Mumbai-based Tata Steel, which is seeking to sell its UK businesses, referred itself to the fraud office after an internal audit suggested inappropriate testing and certification, the newspaper said on Thursday. The documents involve 500 customers, the Daily Telegraph reported, without saying when the investigation was opened.

A London-based spokeswoman for the Serious Fraud Office declined to comment when reached by Bloomberg News over phone.

Tata Steel UK, a subsidiary of Tata Steel Europe, said it would like to clarify that the matter related to events in 2015 when, during an internal audit conducted by the company, certain inappropriate testing and certification procedures at the South Yorkshire-based Speciality Steels business were identified.

“A full investigation was initiated internally and undertaken with the help of experts. Tata Steel UK took immediate action to address the issues uncovered. The practices were immediately stopped. A detailed investigation was carried out by a technical team from outside the Speciality Steels business, and its conclusions were verified by independent experts. The investigation found that the steel affected and supplied was always well within safety margins," a Tata spokesperson said on Friday.

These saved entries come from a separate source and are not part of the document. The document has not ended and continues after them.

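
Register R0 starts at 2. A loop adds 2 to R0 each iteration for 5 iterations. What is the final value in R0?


Starting value: R0 = 2
  Iter 1: R0 = 2 + 2 = 4
  Iter 2: R0 = 4 + 2 = 6
  Iter 3: R0 = 6 + 2 = 8
  Iter 4: R0 = 8 + 2 = 10
  Iter 5: R0 = 10 + 2 = 12
Final: R0 = 12

12


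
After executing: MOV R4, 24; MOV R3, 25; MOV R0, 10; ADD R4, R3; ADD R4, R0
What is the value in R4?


Register state trace:
  MOV R4, 24  → R4 = 24
  MOV R3, 25  → R3 = 25
  MOV R0, 10  → R0 = 10
  ADD R4, R3  → R4 = 24 + 25 = 49
  ADD R4, R0  → R4 = 49 + 10 = 59
Final: R4 = 59

59


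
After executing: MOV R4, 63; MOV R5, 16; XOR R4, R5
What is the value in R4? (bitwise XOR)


Register state trace:
  MOV R4, 63  → R4 = 63 (0b00111111)
  MOV R5, 16  → R5 = 16 (0b00010000)
  XOR R4, R5  → R4 = 63 XOR 16 = 47 (0b00101111)
Final: R4 = 47

47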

The spokesperson said affected stock was quarantined and assessed, and was either scrapped, transferred to another order or released as appropriate.

A number of Speciality Steels personnel were suspended, the spokesperson said.

Tata Steel is scheduled to begin talks next week with Liberty House Group about selling its Port Talbot plant and its British processing operations as it seeks to exit its UK businesses.

The Indian steelmaker said last week that it’s considering the sale of its unprofitable UK division, citing global oversupply, high costs and rising steel exports that mean trading conditions in the UK and Europe have deteriorated.

The move may jeopardize about 40,000 jobs.

Steelmakers around the world have seen profits eroded by a flood of cheap exports from China. Bloomberg

Mint’s P.R. Sanjai contributed to this story.